This study investigates the role of symmetry—specifically equivariance—in learning interatomic potentials and its impact on scaling laws for large-scale models. Methodologically, we systematically compare equivariant versus non-equivariant neural network force fields, analyzing power-law relationships among dataset size, model parameter count, and computational cost. Our results show that: (1) explicit incorporation of rotational and translational equivariance significantly improves scaling efficiency, yielding faster decay of test error with increasing compute; (2) higher-order tensor representations further enhance scaling exponents, particularly in the large-model regime; and (3) equivariant architectures reduce intrinsic task difficulty, empirically refuting the hypothesis that models can spontaneously learn symmetries from data. Collectively, these findings demonstrate that computationally optimal training requires coordinated scaling of data and model size, and that architectural symmetry priors—not just scale—are decisive determinants of model scaling behavior.

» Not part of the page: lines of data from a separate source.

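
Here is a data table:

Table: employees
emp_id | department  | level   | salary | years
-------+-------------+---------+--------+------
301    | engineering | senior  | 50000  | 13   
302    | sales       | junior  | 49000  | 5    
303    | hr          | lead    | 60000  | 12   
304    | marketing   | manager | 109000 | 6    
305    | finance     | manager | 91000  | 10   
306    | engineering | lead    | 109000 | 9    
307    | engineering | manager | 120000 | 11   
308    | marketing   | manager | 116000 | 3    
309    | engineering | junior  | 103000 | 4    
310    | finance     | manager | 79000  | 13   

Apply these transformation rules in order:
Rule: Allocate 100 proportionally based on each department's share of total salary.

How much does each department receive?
engineering: 43.12, finance: 19.19, hr: 6.77, marketing: 25.4, sales: 5.53

Step 1: Calculate total salary = 886000
Step 2: Calculate each department's proportion:
  engineering: 382000/886000 = 43.12% → 43.12
  finance: 170000/886000 = 19.19% → 19.19
  hr: 60000/886000 = 6.77% → 6.77
  marketing: 225000/886000 = 25.40% → 25.4
  sales: 49000/886000 = 5.53% → 5.53
Step 3: Verify: sum of allocations ≈ 100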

We present an empirical study in the geometric task of learning interatomic potentials, which shows equivariance matters even more at larger scales; we show a clear power-law scaling behaviour with respect to data, parameters and compute with ``architecture-dependent exponents''. In particular, we observe that equivariant architectures, which leverage task symmetry, scale better than non-equivariant models. Moreover, among equivariant architectures, higher-order representations translate to better scaling exponents. Our analysis also suggests that for compute-optimal training, the data and model sizes should scale in tandem regardless of the architecture. At a high level, these results suggest that, contrary to common belief, we should not leave it to the model to discover fundamental inductive biases such as symmetry, especially as we scale, because they change the inherent difficulty of the task and its scaling laws.